Kedua terlapor diduga melakukan tindak pidana penyimpangan berupa uang/barang sebagaimana dimaksud dalam undang – undang tidak dapat dialihkan secara langsung kepada pembina ataupun anggota yang memiliki kaitan langsung dengan yayasan sebagaimana dimaksud dalam pasal 5 ayat (1) jo pasal 70, perubahan undang – undang nomor 16 tahun 2001 dalam perubahan undang – undang nomor 28 thun 2004 tentang yayasan.
“Sehingga delik aduannya adalah dugaan penyelewengan dana yayasan, bukan pidana korupsi.
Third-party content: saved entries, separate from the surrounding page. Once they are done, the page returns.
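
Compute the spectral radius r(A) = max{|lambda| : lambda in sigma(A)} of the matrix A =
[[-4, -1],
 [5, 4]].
r(A) = sqrt(44)/2 ≈ 3.3166

The eigenvalues of A are the roots of its characteristic polynomial. With M = A (coefficients from the trace and determinant):
  p(λ) = det(λ I - M) = λ^2 - 11.
For λ^2 - 11 the discriminant is 44. It is nonnegative but not a perfect square, so the roots are real and irrational: λ = ± sqrt(44)/2 ≈ 3.3166, -3.3166.
Thus the eigenvalues (to 4 decimals) are 3.3166 (modulus 3.3166); -3.3166 (modulus 3.3166). The spectral radius is the largest modulus: r(A) = sqrt(44)/2 ≈ 3.3166. (Cross-check: r(A) ≤ ||A||_2 ≈ 7.4721; equality holds whenever A is normal, though it can also hold for some non-normal A.)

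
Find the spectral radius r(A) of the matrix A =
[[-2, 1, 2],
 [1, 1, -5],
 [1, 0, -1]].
r(A) ≈ 3.4798

The eigenvalues of A are the roots of its characteristic polynomial. With M = A (coefficients from the trace, the sum of principal 2x2 minors, and det A):
  p(λ) = det(λ I - M) = λ^3 + 2λ^2 - 4λ + 4.
No integer candidate from the rational root theorem (±divisors of 4) is a root, so the roots are irrational. The cubic discriminant is Δ = -816 < 0, so there is one real root and a complex-conjugate pair. p(-4) = -12 and p(-3) = 7 have opposite signs, so a root lies in (-4, -3); Newton's method refines it to λ ≈ -3.4798. Dividing out (λ - (-3.4798)) leaves approximately λ^2 - 1.4798λ + 1.1495. For λ^2 - 1.4798λ + 1.1495 the discriminant is -2.4081. It is negative, so the remaining roots are the complex-conjugate pair λ ≈ 0.7399 ± 0.7759i. Their product equals the constant term, so |λ|^2 ≈ 1.1495 and |λ| ≈ 1.0721.
Thus the eigenvalues (to 4 decimals) are -3.4798 (modulus 3.4798); 0.7399 ± 0.7759i (modulus 1.0721). The spectral radius is the largest modulus: r(A) ≈ 3.4798. (Cross-check: r(A) ≤ ||A||_2 ≈ 5.815; equality holds whenever A is normal, though it can also hold for some non-normal A.)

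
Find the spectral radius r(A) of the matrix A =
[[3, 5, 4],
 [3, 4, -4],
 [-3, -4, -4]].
r(A) ≈ 7.8488

The eigenvalues of A are the roots of its characteristic polynomial. With M = A (coefficients from the trace, the sum of principal 2x2 minors, and det A):
  p(λ) = det(λ I - M) = λ^3 - 3λ^2 - 35λ - 24.
No integer candidate from the rational root theorem (±divisors of 24) is a root, so the roots are irrational. The cubic discriminant is Δ = 119021 > 0, so there are three distinct real roots. p(-5) = -49 and p(-4) = 4 have opposite signs, so a root lies in (-5, -4); Newton's method refines it to λ ≈ -4.1037. p(-1) = 7 and p(0) = -24 have opposite signs, so a root lies in (-1, 0); Newton's method refines it to λ ≈ -0.7451. p(7) = -73 and p(8) = 16 have opposite signs, so a root lies in (7, 8); Newton's method refines it to λ ≈ 7.8488. Check (Vieta): the three roots sum to 3, matching tr M = 3.
Thus the eigenvalues (to 4 decimals) are -4.1037 (modulus 4.1037); -0.7451 (modulus 0.7451); 7.8488 (modulus 7.8488). The spectral radius is the largest modulus: r(A) ≈ 7.8488. (Cross-check: r(A) ≤ ||A||_2 ≈ 9.76; equality holds whenever A is normal, though it can also hold for some non-normal A.)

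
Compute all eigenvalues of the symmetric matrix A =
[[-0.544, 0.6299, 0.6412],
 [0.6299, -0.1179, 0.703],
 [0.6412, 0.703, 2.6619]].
sigma(A) ≈ {-1, 0, 3}

A is real symmetric, so its spectrum consists of real eigenvalues. Expanding the characteristic polynomial of the displayed matrix gives
  det(λ I - A) = p(λ) = λ^3 + (-2)λ^2 + (-3)λ + (0).
Solving p(λ) = 0 yields eigenvalues ≈ -1, 0, 3. (A is shown rounded to 4 decimals, so these recover the underlying integer eigenvalues to within that precision.)
Verification: the trace of A = 2 equals the sum of eigenvalues 2, and det(A) ≈ -0.0003 matches the eigenvalue product 0.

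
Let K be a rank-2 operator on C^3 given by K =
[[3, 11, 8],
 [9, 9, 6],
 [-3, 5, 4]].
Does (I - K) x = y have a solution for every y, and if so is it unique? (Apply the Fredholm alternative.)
(I - K) is invertible (det(I - K) = -45 ≠ 0), so for every y in C^3 the equation (I - K) x = y has a unique solution.

K has rank 2 and factors as K = U V^T = u1 v1^T + u2 v2^T with u1 = (-2, 0, -2), v1 = (3, -1, -1), u2 = (-3, -3, -1), v2 = (-3, -3, -2) (multiplying out reproduces the displayed K). The nonzero eigenvalues of U V^T coincide with those of the 2 x 2 matrix G = V^T U = [[v1·u1, v1·u2], [v2·u1, v2·u2]] = [[-4, -5], [10, 20]], and by the Sylvester determinant identity det(I_3 - U V^T) = det(I_2 - V^T U) = det([[5, 5], [-10, -19]]) = (5)(-19) - (5)(-10) = -45. (Direct check: I - K =
[[-2, -11, -8],
 [-9, -8, -6],
 [3, -5, -3]]
has determinant -45.) The finite-dimensional Fredholm alternative says: either (I - K) is invertible, or ker(I - K) ≠ {0} and then range(I - K) = ker((I - K)^*)^⊥, with dim ker(I - K) = dim ker((I - K)^*). Since det(I - K) ≠ 0, 1 is not an eigenvalue of K and ker(I - K) = {0}, so we are in the first case: for every y there is a unique x = (I - K)^(-1) y. (Explicitly, by the Woodbury identity, (I - U V^T)^(-1) = I + U (I_2 - G)^(-1) V^T.)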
Ini terkait dengan undang – undang yayasan,” tukasnya.
Sementara IKK salah satu terlapor saat dikonfirmasi melalui telpon membenarkan kasusnya dilaporkan ke Polda Bali. Namun ia tidak bisa memberikan keterangan kepada media secara detail. Alasannya, yang terlapor ada dua orang dan dirinya harus berkoordinasi dulu dengan terlapor lainnya sebelum memberikan keterangan kepada media.
“Ya, saya sudah tahu kalau saya bersama satu anggota pembina lainnya dilaporkan ke Polda Bali karena dugaan melakukan penyimpangan penggunaan uang yayasan. Dan saya tidak bisa memberikan penjelasan karena ada teman pembina yang ikut dilaporkan,” ujarnya.
Ia juga mengaku di Yayasan Dwijendra ada 6 orang pembina dan semua harus dimintai keterangan terkait dengan kasus itu.
Saat ini ada 4000-an siswa di Yayasan Dwijendra mulai dari TK, SD, SMP, SMA dan SMK. Berdasarkan aturan, SMA dan SMA tidak boleh satu atap dengan TK, SD, SMP. Untuk itu yayasan sedang membangun gedung baru di luar lokasi sekolah saat ini untuk SMA dan SMK. Namun pembangunan gedung baru itu tersendat karena persoalan biaya yang disalahgunakan oleh kedua terlapor.
“Kita kuatir kasus ini akan membuat goncangan psikologis ribuan anak yang sekolah di Dwijendra. Apalagi kasus ini terpublikasi secara meluas. Selain itu, bila tahun ajaran baru masih terjadi satu atap antara TK, SD, SMP, maka Yayasan Dwijendra dilarang menerima siswa baru. Dampak psikologis bagi anak dan dan orang tua murid pasti terganggu,” ujar tegas Siti Sapura.